Cientistas finlandeses mostraram que povos
caçadores-coletores não costumam guerrear entre si — 85% das mortes foram
causadas por disputas dentro dos próprios grupos
Uma nova pesquisa sugere que a guerra não faz parte da
natureza humana. Ao contrário, quando os homens estão reunidos em pequenos
bandos de caçadores-coletores — considerado o modelo mais antigo de
comportamento humano —, esses grupos dificilmente se envolvem em grandes
conflitos. Segundo os dados apresentados nesta quinta-feira na revista Science,
os ancestrais dos humanos modernos matavam uns aos outros, principalmente, por
motivos pessoais. A guerra e as grandes disputas violentas por recursos só se
tornariam comuns mais tarde, com o desenvolvimento de sociedades mais complexas.
A discussão sobre a violência entre os caçadores-coletores é
antiga entre os cientistas e pensadores. Como esse foi o primeiro modo de
organização dos seres humanos — e o modo em que eles sobreviveram pela maior
parte de sua história —, sua possível tendência à guerra diz muito sobre os
modos de organização da sociedade e sobre a própria natureza do homem.

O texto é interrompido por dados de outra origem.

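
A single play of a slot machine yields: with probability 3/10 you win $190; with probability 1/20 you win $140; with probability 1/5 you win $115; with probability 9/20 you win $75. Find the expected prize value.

120.75

E[payout] = 190·3/10 + 140·1/20 + 115·1/5 + 75·9/20
 = 57 + 7 + 23 + 135/4
 = 483/4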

Em 2011, o psicólogo canadense Steven Pinker publicou o
livro Os Anjos Bons de Nossa Natureza, no qual defende que os antepassados
humanos viviam envoltos em conflitos sanguinários, que só começaram a diminuir
com o aumento da razão e do conhecimento, principalmente a partir do
iluminismo. Os dias de hoje seriam os mais pacíficos de toda a história. Suas
ideias foram rebatidas em um artigo publicado pelo primatologista holandês
Frans de Waal, que mostrava não existir nenhuma predisposição genética à
guerra, e que mesmo os outros grandes primatas eram capazes de conter a
violência, sem necessidade de recorrer ao racionalismo. O homem seria
naturalmente pacífico.
Na contribuição mais recente à discussão, publicada nesta
quinta-feira, os pesquisadores finlandeses resolveram sair do plano teórico e
analisar os tipos de assassinatos que eram cometidos entre os
caçadores-coletores. Como não podiam estudar grupos que viveram há milhares de
anos, eles se debruçaram sobre um banco de dados que reúne informações sobre
186 sociedades caçadoras-coletoras que sobreviveram até o século 20, como os
!Kung, no sul da África, e os Semang, na Malásia. Ao escolher de modo aleatório
21 dessas sociedades, eles se depararam com 148 mortes violentas. Apenas uma
pequena parte delas, no entanto, teria sido causada pela guerra.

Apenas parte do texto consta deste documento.